Cela pourrait bientôt
changer. Des porte-parole de la droite, comme l'ancien agent de
l’Institut républicain international (IRI) Stanley Lucas,
l’historien pro-putsch Michel Soukar, et l'ancien porte-parole
de l'opposition anti-Aristide Sauveur Pierre Etienne sont tous
allés sur les ondes en Haïti et en diaspora pour appeler à la
poursuite d'Aristide avec des accusations sinistres et farfelues
de corruption et d’assassinat politique.
Haïti Liberté
a aussi
appris de source secrète qu’une équipe du gouvernement américain
(ce n’est pas la première fois) mène des enquêtes autour
d’Aristide dans le but de concocter une plainte crédible contre
lui pour violation des droits humains.
Ce n'est pas une
surprise, puisqu’en passant en revue quelque 1918 câbles
diplomatiques secrets d'avril 2003 à février 2010 obtenus par
l’organisation médiatique Wikileaks, Haïti Liberté a appris que
le Département d'Etat américain a clairement fait pression pour
l'enlèvement d'Aristide du pouvoir en Février 2004 et s'est
opposé à son éventuel retour en 2011.
Les câbles montrent
également que les Etats-Unis de connivence avec la France et le
Canada, à plusieurs reprises ont joué de leur poids
diplomatique, pour s’opposer au retour d’Aristide dans son pays,
malgré la résistance venue de plus petits pays. Ils montrent
également que l’éviction d'Aristide aussi bien que son exil
forcé avaient reçu la bénédiction du Vatican.

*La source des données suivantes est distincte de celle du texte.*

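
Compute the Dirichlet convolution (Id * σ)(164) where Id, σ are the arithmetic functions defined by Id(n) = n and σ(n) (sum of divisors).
(Id * σ)(164) = 1411

Divisors of 164: [1, 2, 4, 41, 82, 164]. For each d | 164:
  d = 1: Id(1) · σ(164/1) = 1 · 294 = 294
  d = 2: Id(2) · σ(164/2) = 2 · 126 = 252
  d = 4: Id(4) · σ(164/4) = 4 · 42 = 168
  d = 41: Id(41) · σ(164/41) = 41 · 7 = 287
  d = 82: Id(82) · σ(164/82) = 82 · 3 = 246
  d = 164: Id(164) · σ(164/164) = 164 · 1 = 164
Summing: (Id * σ)(164) = 294 + 252 + 168 + 287 + 246 + 164 = 1411.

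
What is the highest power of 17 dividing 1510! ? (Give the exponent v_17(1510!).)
v_17(1510!) = 93

Legendre's formula: v_p(n!) = Σ_{k ≥ 1} ⌊n / p^k⌋. For p = 17, n = 1510, the terms are:
  ⌊1510/17^1⌋ = ⌊1510/17⌋ = 88
  ⌊1510/17^2⌋ = ⌊1510/289⌋ = 5
(the next term ⌊1510/17^3⌋ = 0, terminating the sum). Summing: v_17(1510!) = 88 + 5 = 93.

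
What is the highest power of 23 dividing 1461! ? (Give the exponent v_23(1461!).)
v_23(1461!) = 65

Legendre's formula: v_p(n!) = Σ_{k ≥ 1} ⌊n / p^k⌋. For p = 23, n = 1461, the terms are:
  ⌊1461/23^1⌋ = ⌊1461/23⌋ = 63
  ⌊1461/23^2⌋ = ⌊1461/529⌋ = 2
(the next term ⌊1461/23^3⌋ = 0, terminating the sum). Summing: v_23(1461!) = 63 + 2 = 65.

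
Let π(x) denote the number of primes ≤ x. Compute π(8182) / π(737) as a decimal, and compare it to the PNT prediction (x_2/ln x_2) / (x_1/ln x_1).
π(8182)/π(737) = 1027/130 ≈ 7.9000;  PNT prediction ≈ 8.1357.

π(737) = 130 and π(8182) = 1027, so π(8182)/π(737) ≈ 7.9000. The PNT-predicted ratio is (8182/ln(8182)) / (737/ln(737)) ≈ 8.1357. The two agree to within a few percent, as expected.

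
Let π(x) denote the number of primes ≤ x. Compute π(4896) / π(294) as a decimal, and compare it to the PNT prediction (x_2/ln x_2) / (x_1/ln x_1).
π(4896)/π(294) = 654/62 ≈ 10.5484;  PNT prediction ≈ 11.1402.

π(294) = 62 and π(4896) = 654, so π(4896)/π(294) ≈ 10.5484. The PNT-predicted ratio is (4896/ln(4896)) / (294/ln(294)) ≈ 11.1402. The two agree to within a few percent, as expected.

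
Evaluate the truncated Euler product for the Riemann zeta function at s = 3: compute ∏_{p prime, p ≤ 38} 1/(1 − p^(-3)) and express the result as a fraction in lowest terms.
∏ = 10604865228312139577609245/8822952261265821355966464

The primes p ≤ 38 are [2, 3, 5, 7, 11, 13, 17, 19, 23, 29, 31, 37]. For each prime, (1 − 1/p^3)^(-1) = p^3 / (p^3 − 1). The product is (1 − 1/2^3)^(-1), (1 − 1/3^3)^(-1), (1 − 1/5^3)^(-1), (1 − 1/7^3)^(-1), (1 − 1/11^3)^(-1), (1 − 1/13^3)^(-1), (1 − 1/17^3)^(-1), (1 − 1/19^3)^(-1), (1 − 1/23^3)^(-1), (1 − 1/29^3)^(-1), (1 − 1/31^3)^(-1), (1 − 1/37^3)^(-1) = ∏ p^3 / (p^3 − 1) = 10604865228312139577609245/8822952261265821355966464.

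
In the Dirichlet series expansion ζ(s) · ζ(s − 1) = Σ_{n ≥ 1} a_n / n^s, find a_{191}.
σ(191) = 192

In the product (Σ m^0/m^s)(Σ k / k^s) = Σ (Σ_{d | n} d) / n^s, the coefficient of 1/n^s is σ(n) = Σ_{d | n} d. For n = 191, divisors are [1, 191]; summing: σ(191) = 192.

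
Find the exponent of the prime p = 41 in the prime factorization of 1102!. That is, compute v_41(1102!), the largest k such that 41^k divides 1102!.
v_41(1102!) = 26

Legendre's formula: v_p(n!) = Σ_{k ≥ 1} ⌊n / p^k⌋. For p = 41, n = 1102, the terms are:
  ⌊1102/41^1⌋ = ⌊1102/41⌋ = 26
(the next term ⌊1102/41^2⌋ = 0, terminating the sum). Summing: v_41(1102!) = 26 = 26.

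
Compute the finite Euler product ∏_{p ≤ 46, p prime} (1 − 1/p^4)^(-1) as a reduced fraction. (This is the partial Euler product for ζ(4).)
∏ = 68304364739414847787103076142881583957543/63109073443906486560772797235200000000000

The primes p ≤ 46 are [2, 3, 5, 7, 11, 13, 17, 19, 23, 29, 31, 37, 41, 43]. For each prime, (1 − 1/p^4)^(-1) = p^4 / (p^4 − 1). The product is (1 − 1/2^4)^(-1), (1 − 1/3^4)^(-1), (1 − 1/5^4)^(-1), (1 − 1/7^4)^(-1), (1 − 1/11^4)^(-1), (1 − 1/13^4)^(-1), (1 − 1/17^4)^(-1), (1 − 1/19^4)^(-1), (1 − 1/23^4)^(-1), (1 − 1/29^4)^(-1), (1 − 1/31^4)^(-1), (1 − 1/37^4)^(-1), (1 − 1/41^4)^(-1), (1 − 1/43^4)^(-1) = ∏ p^4 / (p^4 − 1) = 68304364739414847787103076142881583957543/63109073443906486560772797235200000000000.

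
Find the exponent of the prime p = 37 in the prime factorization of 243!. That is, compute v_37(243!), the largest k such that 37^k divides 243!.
v_37(243!) = 6

Legendre's formula: v_p(n!) = Σ_{k ≥ 1} ⌊n / p^k⌋. For p = 37, n = 243, the terms are:
  ⌊243/37^1⌋ = ⌊243/37⌋ = 6
(the next term ⌊243/37^2⌋ = 0, terminating the sum). Summing: v_37(243!) = 6 = 6.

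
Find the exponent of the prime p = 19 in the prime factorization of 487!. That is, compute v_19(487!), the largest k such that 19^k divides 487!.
v_19(487!) = 26

Legendre's formula: v_p(n!) = Σ_{k ≥ 1} ⌊n / p^k⌋. For p = 19, n = 487, the terms are:
  ⌊487/19^1⌋ = ⌊487/19⌋ = 25
  ⌊487/19^2⌋ = ⌊487/361⌋ = 1
(the next term ⌊487/19^3⌋ = 0, terminating the sum). Summing: v_19(487!) = 25 + 1 = 26.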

Le gouvernement américain a
maintenu publiquement qu’Aristide a choisi de quitter Haïti de
son propre chef. Alors qu’Aristide a qualifié sa prise sous
escorte par une l’équipe SEAL de la force navale des E.-U, au
moment de son vol vers l’exil, "un enlèvement moderne".
Les Bahamas expriment de
la «sympathie» pour Aristide,
se plaignant de la «mauvaise
disposition» des Etats-Unis.
La mine de communications
diplomatiques obtenues par Wikileaks ne comprend malheureusement
pas les nombreux câbles de l'ambassade à Port-au-Prince jusqu'en
Mars 2005. Toutefois, des câbles secrets de l’archipel voisin
des Bahamas en 2003 et 2004 montrent clairement l'hostilité de
Washington envers Aristide.
Le tout premier câble
parmi les 1918 que Wikileaks a fournis à Haïti Liberté provient
de l'ambassade américaine à Nassau en date du 17 avril 2003.

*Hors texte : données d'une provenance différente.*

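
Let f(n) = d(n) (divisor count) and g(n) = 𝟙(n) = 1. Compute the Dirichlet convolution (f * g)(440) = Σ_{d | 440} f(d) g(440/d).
(d * 𝟙)(440) = 90

Divisors of 440: [1, 2, 4, 5, 8, 10, 11, 20, 22, 40, 44, 55, 88, 110, 220, 440]. For each d | 440:
  d = 1: d(1) · 𝟙(440/1) = 1 · 1 = 1
  d = 2: d(2) · 𝟙(440/2) = 2 · 1 = 2
  d = 4: d(4) · 𝟙(440/4) = 3 · 1 = 3
  d = 5: d(5) · 𝟙(440/5) = 2 · 1 = 2
  d = 8: d(8) · 𝟙(440/8) = 4 · 1 = 4
  d = 10: d(10) · 𝟙(440/10) = 4 · 1 = 4
  d = 11: d(11) · 𝟙(440/11) = 2 · 1 = 2
  d = 20: d(20) · 𝟙(440/20) = 6 · 1 = 6
  d = 22: d(22) · 𝟙(440/22) = 4 · 1 = 4
  d = 40: d(40) · 𝟙(440/40) = 8 · 1 = 8
  d = 44: d(44) · 𝟙(440/44) = 6 · 1 = 6
  d = 55: d(55) · 𝟙(440/55) = 4 · 1 = 4
  d = 88: d(88) · 𝟙(440/88) = 8 · 1 = 8
  d = 110: d(110) · 𝟙(440/110) = 8 · 1 = 8
  d = 220: d(220) · 𝟙(440/220) = 12 · 1 = 12
  d = 440: d(440) · 𝟙(440/440) = 16 · 1 = 16
Summing: (d * 𝟙)(440) = 1 + 2 + 3 + 2 + 4 + 4 + 2 + 6 + 4 + 8 + 6 + 4 + 8 + 8 + 12 + 16 = 90.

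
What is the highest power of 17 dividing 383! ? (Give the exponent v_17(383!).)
v_17(383!) = 23

Legendre's formula: v_p(n!) = Σ_{k ≥ 1} ⌊n / p^k⌋. For p = 17, n = 383, the terms are:
  ⌊383/17^1⌋ = ⌊383/17⌋ = 22
  ⌊383/17^2⌋ = ⌊383/289⌋ = 1
(the next term ⌊383/17^3⌋ = 0, terminating the sum). Summing: v_17(383!) = 22 + 1 = 23.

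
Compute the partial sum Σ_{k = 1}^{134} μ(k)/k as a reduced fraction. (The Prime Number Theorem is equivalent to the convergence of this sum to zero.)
Σ μ(k)/k = 1798157260399775266990045811129040783798487774562/262948239526313870385685898536205956450305483726315

Values of μ(k) for 1 ≤ k ≤ 134: μ(1) = 1, μ(2) = -1, μ(3) = -1, μ(5) = -1, μ(6) = 1, μ(7) = -1, μ(10) = 1, μ(11) = -1, μ(13) = -1, μ(14) = 1, μ(15) = 1, μ(17) = -1, μ(19) = -1, μ(21) = 1, μ(22) = 1, μ(23) = -1, μ(26) = 1, μ(29) = -1, μ(30) = -1, μ(31) = -1, μ(33) = 1, μ(34) = 1, μ(35) = 1, μ(37) = -1, μ(38) = 1, μ(39) = 1, μ(41) = -1, μ(42) = -1, μ(43) = -1, μ(46) = 1, μ(47) = -1, μ(51) = 1, μ(53) = -1, μ(55) = 1, μ(57) = 1, μ(58) = 1, μ(59) = -1, μ(61) = -1, μ(62) = 1, μ(65) = 1, μ(66) = -1, μ(67) = -1, μ(69) = 1, μ(70) = -1, μ(71) = -1, μ(73) = -1, μ(74) = 1, μ(77) = 1, μ(78) = -1, μ(79) = -1, μ(82) = 1, μ(83) = -1, μ(85) = 1, μ(86) = 1, μ(87) = 1, μ(89) = -1, μ(91) = 1, μ(93) = 1, μ(94) = 1, μ(95) = 1, μ(97) = -1, μ(101) = -1, μ(102) = -1, μ(103) = -1, μ(105) = -1, μ(106) = 1, μ(107) = -1, μ(109) = -1, μ(110) = -1, μ(111) = 1, μ(113) = -1, μ(114) = -1, μ(115) = 1, μ(118) = 1, μ(119) = 1, μ(122) = 1, μ(123) = 1, μ(127) = -1, μ(129) = 1, μ(130) = -1, μ(131) = -1, μ(133) = 1, μ(134) = 1, with μ = 0 on non-squarefree integers. Summing μ(k)/k for k where μ(k) ≠ 0 gives 1798157260399775266990045811129040783798487774562/262948239526313870385685898536205956450305483726315 ≈ 0.0068. (PNT ⟺ this sum → 0 as n → ∞.)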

Dans ce document, l'ambassadeur américain J. Richard Blankenship
rend compte d’une réunion où le ministre des Affaires étrangères
des Bahamas Fred Mitchell « décrit la position américaine sur
Haïti comme " mal disposée," et a appelé à la poursuite du
dialogue. »
Washington avait cherché à
invoquer une clause de la « Charte interaméricaine démocratique
» de l'interventionniste Organisation des Etats américains, dans
une tentative de trouver quelque levier pseudo-juridique pour
éliminer Aristide. Mais « Mitchell a rejeté la possibilité
d'invoquer les dispositions de la Charte démocratique de l'OEA,
en disant que bien que "Certaines personnes soutiennent qu’elles
s’appliquent en Haïti ... Je pense que c'est aller un peu trop
loin," » a déclaré le câble.
Washington était conscient
que le gouvernement du Premier ministre des Bahamas Perry
Christie travaillait pour consolider le gouvernement d'Aristide
assiégé, et Blankenship a conclu son message sur un ton
sarcastique: « Tandis que les Bahamas restent engagés auprès
d’ Haïti, le gouvernement de Christie va résister à tout effort
de durcir la donne dans le sens de tout effort diplomatique à
pressurer le président Aristide, préférant les échanges parlés
(indéfinis) et le dialogue à l'alternative. »
Il y a un autre câble
de l'ambassade de Nassau par le Chargé d'affaires Robert M.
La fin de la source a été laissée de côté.